The antibody specifically targets the 54-kDa region of factor XIIIa's active form.
This region is critical for exosite binding of fibrin and fibronectin.
The antibody reduces fibronectin crosslinking to fibrin clots.
Alpha-polymer formation is necessary for normal fibrinolysis rates.
Main Methods:
The study utilized a unique antibody specific to the middle 54-kDa region of factor XIIIa's active form (A*2). This antibody was tested for reactivity against zymogen (A2) and inactive intermediate (A'2) forms. The antibody's effect on A*2-fibrin complex formation was assessed using functional assays. The same antibody was used to study interactions with fibronectin and alpha 2-plasmin inhibitor.

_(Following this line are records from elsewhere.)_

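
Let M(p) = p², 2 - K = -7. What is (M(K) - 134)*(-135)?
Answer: 7155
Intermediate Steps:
K = 9 (K = 2 - 1*(-7) = 2 + 7 = 9)
(M(K) - 134)*(-135) = (9² - 134)*(-135) = (81 - 134)*(-135) = -53*(-135) = 7155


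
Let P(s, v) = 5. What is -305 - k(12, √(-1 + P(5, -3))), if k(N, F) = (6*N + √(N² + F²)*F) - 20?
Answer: -357 - 4*√37 ≈ -381.33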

The researchers measured the extent of fibronectin crosslinking to fibrin clots. They also evaluated the amount of alpha 2-PI crosslinked to fibrin clots. The antibody's impact on alpha-polymer formation was analyzed. These methods allowed the team to distinguish between binding domains for different substrates.
Main Results:
The antibody inhibited the formation of A*2-fibrin complexes, indicating its effect on exosite binding. It similarly blocked fibronectin-factor XIIIa interactions, reducing fibronectin crosslinking to fibrin clots. However, alpha 2-PI crosslinking to fibrin clots remained unaffected. These results suggest that fibronectin and fibrin share a common exosite binding domain. In contrast, alpha 2-PI likely binds through a different region. The antibody also reduced alpha-polymer formation, a key step in fibrin stabilization. This finding implies that both alpha 2-PI-alpha chain crosslinking and alpha-polymer formation are necessary for normal fibrinolysis. The antibody's specificity for the 54-kDa region of A*2 enabled these insights.
Conclusions:
The authors concluded that the antibody inhibits exosite binding of fibrin and fibronectin in a similar manner. However, alpha 2-PI binding involves a distinct exosite domain. This finding supports the idea that different substrates interact with factor XIIIa through distinct mechanisms. The antibody's specificity allowed for a clear distinction between these interactions. The study showed that both alpha 2-PI-alpha chain crosslinking and alpha-polymer formation are necessary for normal fibrinolysis. These results suggest that exosite binding is a critical determinant of substrate specificity. The findings may help clarify how factor XIIIa contributes to clot stability. The antibody proved to be a valuable tool for studying these interactions.
Failed At:
2026-07-10T15:00:50.694182+00:00
Alpha 2-PI uses a distinct exosite binding domain compared to other substrates.